AL PASO / Volviendo sobre las palabras

RAMÓN GÓMEZ CARRIÓN

Lo que dijo el ministro Marlaska sobre lo poco (o nada) que importan las palabras frente a los hechos ni es nuevo ni es verdad. Si no importaran las palabras habría que cerrar el Parlamento y se habría acabado con la democracia, con el poder legislativo y, por tanto, con las leyes. ¿Qué otra cosa son las leyes sino palabras? ¿Qué otra cosa son los libros sino palabras? Sin palabras no existirían ni la Biblia, ni el Quijote, ni los millones de escritos que han transmitido a sucesivas generaciones el saber y el sentir de los muchos sabios (Calderón de la Barca dijo pocos) que en el mundo han sido.

Congreso de los Diputados de España en una sesión plenaria. Foto: Congreso de los DiputadosLenguaje oral y lenguaje escrito. El de las Cortes y los parlamentos regionales es oral, pero queda recogido, afortunadamente, en las actas correspondientes para que ni Rufián, ni Iglesias, ni el resto de ‘sus’ señorías (que desgraciadamente también son las ‘nuestras’) se puedan ir de rositas con las excusa (necia) de que las palabras se las lleva el viento. ¿Cuántas necedades llevamos escuchando de boca de insensatos que nunca debieron tener acceso a un escaño parlamentario?


De Mariano Rajoy puede decirse que ha sido mejor parlamentario que gobernante. Era una luciérnaga en medio de la noche triste y negra de un Parlamento que se cubrió de vergüenza con la moción  de censura más innoble y tristemente legal que pudiera darse. El viejo socialismo de Pablo Iglesias no ha podido ser ofendido de forma más vil por un grupo de ‘socialistas de extrema izquierda’ encabezados por el ‘iluminado’ Pedro Sánchez que tiene al país en vilo sin que sepa cuál es el puerto al que pretende llevar a la nación ni el rumbo de un barco con una tripulación que no controla y que todos los días se le sube a las barbas (no a la chepa de tan esbelto efebo) y se mofa de él, de momento con palabras.


Lo de Torra-Puigdemont y compañeros que se hacen los mártires es algo más que palabras y Sánchez no sabe cómo meterle el diente y dejó a Iglesias la palabra con Junqueras y Puigdemont. O eso dicen. “Mi reino por un caballo”, cuenta Shakespeare que gritaba el rey Ricardo III cuando perdió su montura en la batalla de Bosworth y se vio rodeado de enemigos que le dieron muerte. Sánchez no sería capaz de ofrecer la Moncloa a cambio de un caballo, pero promete lo que haga falta a quien le preste su voto para no tener que abandonar la presidencia.

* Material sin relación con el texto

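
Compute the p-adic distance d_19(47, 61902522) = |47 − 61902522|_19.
d_19(47, 61902522) = 1/2476099

Step 1 — x − y = 47 − 61902522 = -61902475. Step 2 — v_19(-61902475) = 5 (factor: -61902475 = −(19^5 · 25); the sign does not affect v_p). Step 3 — |x − y|_19 = 19^{-5} = 1/2476099.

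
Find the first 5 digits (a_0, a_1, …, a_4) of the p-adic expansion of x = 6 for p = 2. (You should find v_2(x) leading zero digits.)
(a_0, …, a_4) = (0, 1, 1, 0, 0)

v_2(6) = 1, so a_0 = ... = a_0 = 0. Factor out: x = 2^1 · u with u = 3 a unit in ℤ_2. Expand u iteratively via a_{v+i} = u_i mod 2, u_{i+1} = (u_i − a_{v+i})/2:
  u_0 = 3;  a_1 = 1;  u_1 = (u_0 − 1)/2 = 1
  u_1 = 1;  a_2 = 1;  u_2 = (u_1 − 1)/2 = 0
  u_2 = 0;  a_3 = 0;  u_3 = (u_2 − 0)/2 = 0
  u_3 = 0;  a_4 = 0;  u_4 = (u_3 − 0)/2 = 0
Digits: (0, 1, 1, 0, 0).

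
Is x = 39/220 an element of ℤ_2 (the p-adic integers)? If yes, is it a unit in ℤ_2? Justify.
x ∉ ℤ_2 (v_2(x) = -2 < 0)

ℤ_2 = {x ∈ ℚ_2 : v_2(x) ≥ 0} and ℤ_2^× = {x ∈ ℤ_2 : v_2(x) = 0}. Here v_2(39/220) = v_2(num) − v_2(den) = -2; compare against these criteria.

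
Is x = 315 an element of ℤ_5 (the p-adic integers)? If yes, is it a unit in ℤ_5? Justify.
x ∈ ℤ_5 but not a unit; v_5(x) = 1 > 0

ℤ_5 = {x ∈ ℚ_5 : v_5(x) ≥ 0} and ℤ_5^× = {x ∈ ℤ_5 : v_5(x) = 0}. Here v_5(315) = v_5(num) − v_5(den) = 1; compare against these criteria.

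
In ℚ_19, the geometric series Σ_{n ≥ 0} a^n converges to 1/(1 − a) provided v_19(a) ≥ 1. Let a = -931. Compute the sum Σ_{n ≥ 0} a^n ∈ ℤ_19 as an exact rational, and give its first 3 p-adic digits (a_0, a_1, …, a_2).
Σ a^n = 1/(1 − a) = 1/932;  first 3 digits = (1, 8, 4)

v_19(a) = 1 ≥ 1, so the series converges in ℤ_19 to 1/(1 − a) = 1/(1 − (-931)) = 1/932. Expand this rational in ℤ_19: compute digits iteratively via d_i = x_i mod 19, x_{i+1} = (x_i − d_i)/19. The first 3 digits are (1, 8, 4).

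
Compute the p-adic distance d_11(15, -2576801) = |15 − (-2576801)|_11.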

Dicen que los barones del PSOE están avergonzados (aunque sólo abren la boca Felipe González y Alfonso Guerra) del entreguismo del doctor ‘cum laude’. No me extraña. Si los catalanes independentistas han perdido el sentido común que no vayan a la Moncloa a encontrarlo.


No les interesa el sentido común y por eso utilizan las palabras sin respetar lo que han significado en el pasado (en  el pasado reciente y en el pasado remoto), además de que no suelen ser hombres ‘de palabra’ que no es lo mismo que serlo de ‘palabras’. El Evangelio de San Juan comienza diciendo que “en el principio era la Palabra y que la Palabra era Dios”. Estos insensatos del Gobierno hablan como si su verbo fuera la palabra de Dios. ¿A quién quieren engañar? ¿A quién están engañando?